Der Klang des Herzens
hinterher die Verfallsdaten auf den Dosensuppen und den sündhaft teuren Keksen angeschaut hatte, stellte sie fest, dass sie alle noch einige Wochen lang haltbar waren. Aber sie hatte nichts gesagt, denn sie erkannte, dass sowohl die Vettern als auch Byron von diesem Tausch profitiert hatten. Zufrieden darüber, zur Abwechslung mal eine
volle Speisekammer zu haben, hatte sie Byrons Beute in die Vorratsregale geräumt.
»Glaubst du, es wird reichen? Ach, wenn wir nur mehr Geld hätten. Dann könnten wir Lachs kaufen oder ein Spanferkel grillen oder so was.«
Kitty wurde plötzlich rot. »Aber wir haben doch genug.
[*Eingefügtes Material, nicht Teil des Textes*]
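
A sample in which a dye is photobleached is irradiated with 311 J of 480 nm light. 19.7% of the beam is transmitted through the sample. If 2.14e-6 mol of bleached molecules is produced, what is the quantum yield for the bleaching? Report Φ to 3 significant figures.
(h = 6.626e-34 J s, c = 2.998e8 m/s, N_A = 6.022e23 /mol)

Φ = 0.00214

Photon energy at 480 nm: hc/λ = (6.626e-34)(2.998e8)/(480e-9) = 4.138e-19 J.
Photons incident: 311 / 4.138e-19 = 7.516e20, i.e. 7.516e20/6.022e23 = 0.001248 mol.
Fraction absorbed: 1 − 19.7/100 = 0.8030.
Photons absorbed: 0.8030 × 0.001248 = 0.001002 mol.
Φ = 2.14e-6 mol / 0.001002 mol photons = 0.00214.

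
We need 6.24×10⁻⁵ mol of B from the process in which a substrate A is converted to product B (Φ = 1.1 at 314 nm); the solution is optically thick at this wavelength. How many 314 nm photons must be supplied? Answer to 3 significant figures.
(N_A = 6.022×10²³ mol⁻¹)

3.42×10¹⁹ photons

Photons that must be absorbed: 6.24×10⁻⁵ / 1.1 = 5.673×10⁻⁵ mol.
Photon count: 5.673×10⁻⁵ × 6.022×10²³ = 3.42×10¹⁹.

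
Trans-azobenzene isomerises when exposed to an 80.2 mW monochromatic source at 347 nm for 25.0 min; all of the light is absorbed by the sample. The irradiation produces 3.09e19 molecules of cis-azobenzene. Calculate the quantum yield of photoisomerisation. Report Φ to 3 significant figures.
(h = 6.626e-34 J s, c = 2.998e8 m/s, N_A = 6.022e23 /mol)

Product: 3.09e19 / 6.022e23 = 5.131e-5 mol.
Photon energy at 347 nm: hc/λ = (6.626e-34)(2.998e8)/(347e-9) = 5.725e-19 J.
Energy delivered: (80.2 mW)(1500 s) = 120.3 J.
Photons incident: 120.3 / 5.725e-19 = 2.101e20, i.e. 2.101e20/6.022e23 = 3.489e-4 mol.
Φ = 5.131e-5 mol / 3.489e-4 mol photons = 0.147.

Φ = 0.147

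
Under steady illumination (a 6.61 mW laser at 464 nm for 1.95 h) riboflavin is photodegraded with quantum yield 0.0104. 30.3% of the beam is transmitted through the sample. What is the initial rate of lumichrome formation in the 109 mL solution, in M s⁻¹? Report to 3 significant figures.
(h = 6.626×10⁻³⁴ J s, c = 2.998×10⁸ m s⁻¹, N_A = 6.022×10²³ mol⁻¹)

Photon energy at 464 nm: hc/λ = (6.626×10⁻³⁴)(2.998×10⁸)/(464×10⁻⁹) = 4.281×10⁻¹⁹ J.
Energy delivered: (6.61 mW)(7020 s) = 46.40 J.
Photons incident: 46.40 / 4.281×10⁻¹⁹ = 1.084×10²⁰, i.e. 1.084×10²⁰/6.022×10²³ = 1.800×10⁻⁴ mol.
Fraction absorbed: 1 − 30.3/100 = 0.6970.
Photons absorbed: 0.6970 × 1.800×10⁻⁴ = 1.255×10⁻⁴ mol.
Product formed: 0.0104 × 1.255×10⁻⁴ = 1.305×10⁻⁶ mol.
Rate: 1.305×10⁻⁶ mol / (7020 s × 0.109 L) = 1.71×10⁻⁹ M s⁻¹.

1.71×10⁻⁹ M s⁻¹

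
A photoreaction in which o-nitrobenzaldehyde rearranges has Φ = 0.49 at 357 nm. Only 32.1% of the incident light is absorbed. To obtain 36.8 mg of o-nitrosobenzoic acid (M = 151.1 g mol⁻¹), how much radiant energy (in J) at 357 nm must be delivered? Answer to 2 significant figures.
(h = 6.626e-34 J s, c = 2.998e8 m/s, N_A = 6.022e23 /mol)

Product: 36.8 mg / 151.1 g mol⁻¹ = 2.435e-4 mol.
Photons that must be absorbed: 2.435e-4 / 0.49 = 4.969e-4 mol.
Incident photons needed: 4.969e-4 / 0.321 = 0.001548 mol.
Photon energy: hc/λ = 5.564e-19 J; per mole, 3.351e5 J mol⁻¹.
Energy required: 0.001548 × 3.351e5 = 520 J.

520 J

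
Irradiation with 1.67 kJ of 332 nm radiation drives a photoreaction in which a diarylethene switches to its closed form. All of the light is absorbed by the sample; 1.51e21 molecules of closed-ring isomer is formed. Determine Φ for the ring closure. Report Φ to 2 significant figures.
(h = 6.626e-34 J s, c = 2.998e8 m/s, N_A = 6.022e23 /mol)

Φ = 0.54

Product: 1.51e21 / 6.022e23 = 0.002507 mol.
Photon energy at 332 nm: hc/λ = (6.626e-34)(2.998e8)/(332e-9) = 5.983e-19 J.
Incident energy: 1.67 kJ = 1670 J.
Photons incident: 1670 / 5.983e-19 = 2.791e21, i.e. 2.791e21/6.022e23 = 0.004635 mol.
Φ = 0.002507 mol / 0.004635 mol photons = 0.54.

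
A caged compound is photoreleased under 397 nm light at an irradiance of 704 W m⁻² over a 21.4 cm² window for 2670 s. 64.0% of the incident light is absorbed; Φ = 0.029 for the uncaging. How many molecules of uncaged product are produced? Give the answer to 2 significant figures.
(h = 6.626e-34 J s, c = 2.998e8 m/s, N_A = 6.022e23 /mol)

Photon energy at 397 nm: hc/λ = (6.626e-34)(2.998e8)/(397e-9) = 5.004e-19 J.
Energy delivered: (704 W m⁻²)(21.4e-4 m²)(2670 s) = 4023 J.
Photons incident: 4023 / 5.004e-19 = 8.040e21, i.e. 8.040e21/6.022e23 = 0.01335 mol.
Photons absorbed: 0.640 × 0.01335 = 0.008544 mol.
Product: Φ × n_abs = 0.029 × 0.008544 = 2.478e-4 mol.
As a count: 2.478e-4 × 6.022e23 = 1.5e20.

1.5e20 molecules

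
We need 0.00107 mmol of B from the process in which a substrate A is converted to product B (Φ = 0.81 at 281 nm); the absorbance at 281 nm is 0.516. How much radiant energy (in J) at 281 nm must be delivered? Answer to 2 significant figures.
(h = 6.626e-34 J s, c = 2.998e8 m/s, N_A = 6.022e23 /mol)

Product: 0.00107 mmol = 1.07e-6 mol.
Photons that must be absorbed: 1.07e-6 / 0.81 = 1.321e-6 mol.
Fraction absorbed: 1 − 10^(−0.516) = 0.6952.
Incident photons needed: 1.321e-6 / 0.6952 = 1.900e-6 mol.
Photon energy: hc/λ = 7.069e-19 J; per mole, 4.257e5 J mol⁻¹.
Energy required: 1.900e-6 × 4.257e5 = 0.81 J.

0.81 J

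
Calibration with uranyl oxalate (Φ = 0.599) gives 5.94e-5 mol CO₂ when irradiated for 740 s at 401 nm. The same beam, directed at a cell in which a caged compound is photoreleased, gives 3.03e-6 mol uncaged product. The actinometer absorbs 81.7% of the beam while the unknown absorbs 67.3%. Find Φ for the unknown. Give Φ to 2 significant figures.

Photons absorbed by the actinometer: 5.94e-5 / 0.599 = 9.917e-5 mol.
Incident flux: 9.917e-5 / 0.817 = 1.214e-4 einstein.
Absorbed by unknown: 0.673 × 1.214e-4 = 8.170e-5 mol.
Φ(unknown) = 3.03e-6 / 8.170e-5 = 0.037.

Φ = 0.037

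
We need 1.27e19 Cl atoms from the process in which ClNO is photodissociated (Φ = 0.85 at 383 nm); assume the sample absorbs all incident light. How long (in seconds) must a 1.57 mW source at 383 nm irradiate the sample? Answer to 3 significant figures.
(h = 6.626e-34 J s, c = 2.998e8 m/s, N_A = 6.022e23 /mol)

t ≈ 4940 s

Product: 1.27e19 / 6.022e23 = 2.109e-5 mol.
Photons that must be absorbed: 2.109e-5 / 0.85 = 2.481e-5 mol.
Photon energy: hc/λ = 5.187e-19 J; per mole, 3.124e5 J mol⁻¹.
Energy required: 2.481e-5 × 3.124e5 = 7.751 J.
Time: 7.751 J / 0.00157 W = 4940 s.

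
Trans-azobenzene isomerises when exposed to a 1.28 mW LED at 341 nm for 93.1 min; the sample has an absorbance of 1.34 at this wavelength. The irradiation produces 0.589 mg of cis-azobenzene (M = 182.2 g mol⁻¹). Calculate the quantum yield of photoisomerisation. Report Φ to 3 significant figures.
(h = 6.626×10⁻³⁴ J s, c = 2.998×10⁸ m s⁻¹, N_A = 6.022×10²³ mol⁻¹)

Φ = 0.166

Product: 0.589 mg / 182.2 g mol⁻¹ = 3.233×10⁻⁶ mol.
Photon energy at 341 nm: hc/λ = (6.626×10⁻³⁴)(2.998×10⁸)/(341×10⁻⁹) = 5.825×10⁻¹⁹ J.
Energy delivered: (1.28 mW)(5586 s) = 7.150 J.
Photons incident: 7.150 / 5.825×10⁻¹⁹ = 1.227×10¹⁹, i.e. 1.227×10¹⁹/6.022×10²³ = 2.038×10⁻⁵ mol.
Fraction absorbed: 1 − 10^(−1.34) = 0.9543.
Photons absorbed: 0.9543 × 2.038×10⁻⁵ = 1.945×10⁻⁵ mol.
Φ = 3.233×10⁻⁶ mol / 1.945×10⁻⁵ mol photons = 0.166.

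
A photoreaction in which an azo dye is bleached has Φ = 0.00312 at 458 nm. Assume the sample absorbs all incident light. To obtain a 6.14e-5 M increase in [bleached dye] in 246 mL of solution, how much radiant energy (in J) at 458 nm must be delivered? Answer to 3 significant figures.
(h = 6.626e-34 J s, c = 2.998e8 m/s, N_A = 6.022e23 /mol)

1260 J

Product: (6.14e-5 M)(0.246 L) = 1.510e-5 mol.
Photons that must be absorbed: 1.510e-5 / 0.00312 = 0.004840 mol.
Photon energy: hc/λ = 4.337e-19 J; per mole, 2.612e5 J mol⁻¹.
Energy required: 0.004840 × 2.612e5 = 1260 J.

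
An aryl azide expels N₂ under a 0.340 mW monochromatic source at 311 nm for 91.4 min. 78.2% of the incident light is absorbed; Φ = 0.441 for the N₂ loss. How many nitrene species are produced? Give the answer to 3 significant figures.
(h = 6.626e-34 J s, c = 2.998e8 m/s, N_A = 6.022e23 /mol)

1.01e18 species

Photon energy at 311 nm: hc/λ = (6.626e-34)(2.998e8)/(311e-9) = 6.387e-19 J.
Energy delivered: (0.340 mW)(5484 s) = 1.865 J.
Photons incident: 1.865 / 6.387e-19 = 2.920e18, i.e. 2.920e18/6.022e23 = 4.849e-6 mol.
Photons absorbed: 0.782 × 4.849e-6 = 3.792e-6 mol.
Product: Φ × n_abs = 0.441 × 3.792e-6 = 1.672e-6 mol.
As a count: 1.672e-6 × 6.022e23 = 1.01e18.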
Mehr als genug«, sagte sie und lächelte ihrer Mutter zu.
Isabel, die sich sehr über Kittys Verständnis freute, lächelte zurück und wünschte, sie könnte ihr eine richtig tolle Party zu ihrem sechzehnten Geburtstag finanzieren.
Jetzt sah sie zu, wie ihre Tochter Teig ausrollte. Kitty hatte sich das Haar hinter die Ohren geschoben. Gesicht und Hals waren leicht gerötet, weil sie so lange draußen in der Sonne verbracht hatte. Isabel hatte Kitty nichts erzählt. Thierry würde sowieso nichts sagen. Kitty sollte es nicht erfahren. Ihre Erinnerungen an ihren Vater sollten ungetrübt bleiben. Das war auch eine Art Geburtstagsgeschenk.
Byron saß ihr gegenüber an der anderen Schmalseite. Den dunklen Schopf über seine Arbeit gebeugt, hörte er Thierrys fröhlichem Geplapper über Peppers neueste Kunststücke zu. Pepper hatte sich offenbar in kürzester Zeit zu einem Superhund entwickelt. Er konnte auf Bäume klettern, war schneller als jeder Hase und konnte das Wild schon aus meilenweiter Entfernung wittern. Byron hörte sich diese Übertreibungen mit einem verständnisvollen Murmeln an.
Isabel verspürte einen leichten Stich, als sie Byron so mit ihrem Sohn beobachtete. Wo doch sein Vater bei ihm hätte sitzen sollen. Aber Thierry hatte sich wieder geöffnet. Er war nicht länger der bedrückte kleine Junge wie zuvor. Und dafür war sie dankbar.
Und wenn ihr Blick einmal auf Byron haften blieb, konzentrierte sie sich sofort wieder auf ihre Kontobücher. Er hatte ihren Annäherungsversuch sanft abgewiesen. In wenigen Wochen würde er wieder fort sein. Er war ein Freund. Sie
schalt sich für ihre Schwäche. Nein, es war einfacher, wenn er ihr Freund blieb, für jede Seite. Vor allem für die Kinder.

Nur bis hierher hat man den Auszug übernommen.